Positive part of an array, maximum of two arrays

Hi to the developers,
It would be convenient to have built-in the max or min of an array and a real number, which means taking the max or min in each entry

real[int] aa(nn),res(nn);
real rr;
res=max(aa,rr);

would give res(i)=max(aa(i),rr)

This would simplify and fasten computations, avoiding to make explicit loops.

Then also useful would be the max (resp min) of two arrays of same length

real[int] aa(nn),bb(nn),res(nn);
res=max(aa,bb);

would do res(i)=max(aa(i),bb(i))
Thanks for your consideration.

Hi there. In case it is helpful, you can handle these more compactly with implicit loops:

for [i, ai : aa] res(i) = max(ai, rr);
for [i, ai : aa] res(i) = max(ai, bb(i));

Dear Chris,
Thanks for your suggestion. My idea was to have a “fast” operator encoded in C++,
useful when it is called many times. Indeed the “max” and “min” are the elementary bricks to build nonlinearities. But maybe it is not possible because not available as C++ built-in commands.
To compare with, the abs() operator is defined for an array probably because it is already defined in C++.
It follows that we can code for example for the max of two arrays aa,bb, writing \max(a,b)=a+\max(0,b-a), and \max(0,x)=(x+|x|)/2,

real[int] aa(nn),bb(nn),res(nn),diff(nn),aux(nn),pos(nn);
diff=bb-aa;
aux=abs(diff);
pos=diff+aux;
pos*=0.5;
res=aa+pos;

Then it runs faster than doing a FF++ explicit or implicit loop. But it is quite heavy to write this, and it is a source of errors.
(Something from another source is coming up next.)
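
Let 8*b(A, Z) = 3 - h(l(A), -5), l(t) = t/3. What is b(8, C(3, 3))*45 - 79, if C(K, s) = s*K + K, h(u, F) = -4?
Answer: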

Why not use a func or a macro to get this functionality immediately and make your code more readable? That should be much faster than an implicit/explicit loop even if its not totally optimal. FWIW, the FF developers seem friendly to pull requests if you’d like to contribute such functions. Looks like it could be added here: Afunction.cpp.

func real[int] custommax(real[int] aa, real[int] bb){
  bb -= aa;
  bb += abs(bb);
  bb *= 0.5;
  return bb += aa;
}
res = custommax(aa, bb);

Thanks for your suggestions again. I am going to use a func, I did not think of that possibility. About pull requests I don’t know how to do that, and I am not able to write a C++ piece of code.